Here is the Miller–Rabin extension to Fermat’s little theorem:
If $p$ is an odd prime and $p - 1 = 2^s d$ with $d$ odd, then for every $a$ coprime to $p$, either $a^d ≡ 1 \pmod p$ or there exists $r$ such that $0 ≤ r < s$ and $a^{2^r d} ≡ -1 \pmod p$.
When turning it into an algorithm, the Miller–Rabin primality test, Cormen et al. in their book Introduction to Algorithms choose $a$ randomly between $1$ and $n - 1$ inclusive.
It is pointless to test for $a = 1$ since it is coprime to $n$ and $a^d = 1^d = 1 ≡ 1 \pmod n$, that is $n$ is always a strong probable prime to base $1$. So we can optimise the algorithm by choosing $a$ randomly between $2$ and $n - 1$ inclusive.

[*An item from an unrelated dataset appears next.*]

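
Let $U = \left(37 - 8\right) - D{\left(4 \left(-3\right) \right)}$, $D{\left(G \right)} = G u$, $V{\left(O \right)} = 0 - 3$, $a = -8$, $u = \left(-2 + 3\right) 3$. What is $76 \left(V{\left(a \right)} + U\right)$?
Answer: $4712$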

But is it also pointless to test for $a = n - 1$? It is coprime to $n$ but does there always exist $r$ such that $0 ≤ r < s$ and $a^{2^r d} = (n - 1)^{2^r d} ≡ -1 \pmod n$, that is is $n$ always a strong probable prime to base $n - 1$? If that is the case, we can optimise the algorithm by choosing $a$ randomly between $2$ and $n - 2$ inclusive.
Yes, base $n - 1$ is also pointless because $d$ is odd, so we have
$$(n - 1)^d \equiv (-1)^d = -1 \pmod n.$$
Hence $n$ is always a strong Fermat pseudoprime to base $n - 1$.